22. Between Humanity

6.3K 746 27
                                    


Diriku terkesiap. Mataku langsung terbelalak dan jantungku tak dapat menghentikan percepatan detakan yang terjadi.

Dari balik cahaya yang masuk ke dalam ruangan ini, aku dapat melihat empat buah kepala yang disusun sedemikian rupa, memenuhi tengah-tengah ruangan yang kosong tanpa perabotan apapun. Selain itu, seonggok mayat kaku seolah sengaja diletakkan di tengah-tengah ruangan. Mayat seorang lelaki, menghadap ke atas dengan kedua tangan yang sengaja dilipat, bagaikan hendak dikubur.

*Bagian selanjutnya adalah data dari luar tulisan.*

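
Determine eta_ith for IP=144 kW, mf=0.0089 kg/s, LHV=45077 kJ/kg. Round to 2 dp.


eta_ith = (IP / (mf * LHV)) * 100
Denominator = 0.0089 * 45077 = 401.1853 kW
eta_ith = (144 / 401.1853) * 100 = 35.89%


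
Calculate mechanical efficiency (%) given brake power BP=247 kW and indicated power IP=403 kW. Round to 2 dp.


eta_mech = (BP / IP) * 100
Ratio = 247 / 403 = 0.6129
eta_mech = 0.6129 * 100 = 61.29%


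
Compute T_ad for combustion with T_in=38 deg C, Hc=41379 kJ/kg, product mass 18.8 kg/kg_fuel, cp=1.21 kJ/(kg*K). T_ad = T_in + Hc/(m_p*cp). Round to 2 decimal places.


T_ad = T_in + Hc / (m_p * cp)
Denominator = 18.8 * 1.21 = 22.7480
Temperature rise = 41379 / 22.7480 = 1819.02 K
T_ad = 38 + 1819.02 = 1857.02 deg C


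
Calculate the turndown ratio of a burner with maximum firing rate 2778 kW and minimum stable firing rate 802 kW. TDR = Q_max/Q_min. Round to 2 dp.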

Aku ketakutan. Sungguh, demi apapun aku benar-benar ketakutan! Seolah dapat mendengar keempat kepala mayat itu menjerit, mengelilingiku, berteriak padaku karena aku tak sempat menolongnya, membiarkan mereka mati di tangan Raymond tanpa adanya usaha sama sekali untuk mencegah hal itu. Kepala-kepala itu seolah sedang mengelilingiku, bukan mayat lelaki yang tengah berada di ruangan ini. Mulut mereka terbuka lebar, memaksaku untuk bertanggung jawab dengan cara yang mengerikan.

Kukepalkan kedua lenganku, berusaha untuk tegar. Namun, raut wajahku tak dapat menyembunyikan semuanya.

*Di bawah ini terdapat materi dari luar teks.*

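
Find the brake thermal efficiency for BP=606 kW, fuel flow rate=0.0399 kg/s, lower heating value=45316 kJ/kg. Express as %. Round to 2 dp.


eta_BTE = (BP / (mf * LHV)) * 100
Denominator = 0.0399 * 45316 = 1808.1084 kW
eta_BTE = (606 / 1808.1084) * 100 = 33.52%


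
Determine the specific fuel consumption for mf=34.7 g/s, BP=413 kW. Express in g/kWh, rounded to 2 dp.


SFC = (mf / BP) * 3600
Rate = 34.7 / 413 = 0.084019 g/(s*kW)
SFC = 0.084019 * 3600 = 302.47 g/kWh


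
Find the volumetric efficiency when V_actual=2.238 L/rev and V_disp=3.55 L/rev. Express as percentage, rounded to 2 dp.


eta_v = (V_actual / V_disp) * 100
Ratio = 2.238 / 3.55 = 0.6304
eta_v = 0.6304 * 100 = 63.04%


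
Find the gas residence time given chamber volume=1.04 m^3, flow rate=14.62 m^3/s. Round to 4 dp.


tau = V / Q_flow
tau = 1.04 / 14.62 = 0.0711 s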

Sekali lagi kucoba untuk menekankan batinku. Mereka telah mati, mereka tak akan dapat menghantuiku, mereka ... hanya orang-orang malang yang menjadi korban kesadisan Raymond.

Selain itu, berulang kali Wijaya mengucap lirih, "Ya ampun!" katanya sambil menutupi mulutnya dengan salah satu bagian lengannya. Aku bersumpah, jika ruangan ini dipenuhi oleh darah-dara korban, berantakan dan berwarna merah kecokelatan di sana-sini akibat darah yang mengering, mungkin dia sudah muntah lebih dulu. Untungnya, tidak seperti itu.

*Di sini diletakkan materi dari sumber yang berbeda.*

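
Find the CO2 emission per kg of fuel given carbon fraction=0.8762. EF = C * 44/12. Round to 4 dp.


EF = C_frac * (M_CO2 / M_C)
EF = 0.8762 * (44/12)
EF = 0.8762 * 3.666667 = 3.2127 kg_CO2/kg_fuel


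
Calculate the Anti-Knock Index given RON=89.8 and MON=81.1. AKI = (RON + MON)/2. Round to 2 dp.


AKI = (RON + MON) / 2
AKI = (89.8 + 81.1) / 2
AKI = 170.9 / 2 = 85.45


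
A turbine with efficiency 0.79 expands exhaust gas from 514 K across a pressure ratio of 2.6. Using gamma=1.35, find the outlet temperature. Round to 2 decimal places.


T_out = T_in * (1 - eta * (1 - PR^(-(gamma-1)/gamma)))
Exponent = -(1.35-1)/1.35 = -0.25925926
PR^exp = 2.6^(-0.25925926) = 0.78057442
Factor = 1 - 0.79*(1 - 0.78057442) = 0.82665379
T_out = 514 * 0.82665379 = 424.90 K


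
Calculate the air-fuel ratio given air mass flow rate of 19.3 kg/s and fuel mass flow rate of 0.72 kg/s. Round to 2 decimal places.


AFR = m_air / m_fuel
AFR = 19.3 / 0.72 = 26.81


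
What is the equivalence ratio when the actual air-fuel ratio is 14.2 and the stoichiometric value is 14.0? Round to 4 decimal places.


phi = AFR_stoich / AFR_actual
phi = 14.0 / 14.2 = 0.9859


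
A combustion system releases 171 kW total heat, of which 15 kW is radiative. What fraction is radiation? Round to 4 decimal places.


f_rad = Q_rad / Q_total
f_rad = 15 / 171 = 0.0877


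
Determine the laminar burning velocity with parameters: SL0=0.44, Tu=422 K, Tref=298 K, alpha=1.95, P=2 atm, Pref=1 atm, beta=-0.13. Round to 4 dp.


SL = SL0 * (Tu/Tref)^alpha * (P/Pref)^beta
T ratio = 422/298 = 1.41610738
(T ratio)^alpha = 1.41610738^1.95 = 1.970777
(P/Pref)^beta = 2^(-0.13) = 0.913831
SL = 0.44 * 1.970777 * 0.913831 = 0.7924 m/s


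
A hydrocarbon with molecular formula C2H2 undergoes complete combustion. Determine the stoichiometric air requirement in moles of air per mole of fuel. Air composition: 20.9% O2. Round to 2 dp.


Balanced combustion: C2H2 + 2.5 O2 -> 2 CO2 + 1 H2O
O2 needed = C + H/4 = 2 + 2/4 = 2.50 moles
Air moles = O2 / 0.209 = 2.50 / 0.209 = 11.96 moles air


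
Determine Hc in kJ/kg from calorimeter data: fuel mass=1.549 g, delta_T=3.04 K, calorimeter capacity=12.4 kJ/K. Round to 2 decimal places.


Hc = C_cal * delta_T / m_fuel
Q_released = 12.4 * 3.04 = 37.6960 kJ
m_fuel = 1.549 g = 1.549/1000 kg = 0.001549 kg
Hc = 37.6960 / 0.001549 = 24335.70 kJ/kg


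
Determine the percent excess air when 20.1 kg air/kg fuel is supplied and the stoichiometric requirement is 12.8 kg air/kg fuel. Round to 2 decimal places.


Excess air = actual - stoichiometric = 20.1 - 12.8 = 7.30 kg/kg fuel
Excess air % = (excess / stoich) * 100 = (7.30 / 12.8) * 100 = 57.03%


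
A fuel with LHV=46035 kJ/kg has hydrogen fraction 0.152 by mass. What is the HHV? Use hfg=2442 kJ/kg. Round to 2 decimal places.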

Mayat yang utuh itu—lelaki—tak lain adalah Dokter Ryan. Dari pandanganku yang lebih tinggi, aku masih bisa melihat permukaan wajahnya yang memucat. Putih bersih, bagaikan perawatan yang sengaja dilakukan untuk orang yang telah meninggal. Ia telanjang—mungkin ditelanjangi—tanpa sehelai benang pun. Kulitnya benar-benar halus dan pucat. Matanya tertutup, tetapi pada dahinya dapat kulihat sesuatu yang terukir, tak begitu jelas hingga akhirnya kuputuskan untuk mendekat.

Aku berjinjit, masih dengan perasaan yang campur aduk. Takut, penasaran, merasa bersalah atas semua kematian tetapi aku tak dapat mengembalikan mereka lagi. Sedangkan Wijaya, masih sama seperti sebelumnya, menutupi mulutnya sambil berucap setiap kali ia melangkah mengikutiku, membuat suara aneh dari balik rongga yang ia buat pada sela-sela jarinya.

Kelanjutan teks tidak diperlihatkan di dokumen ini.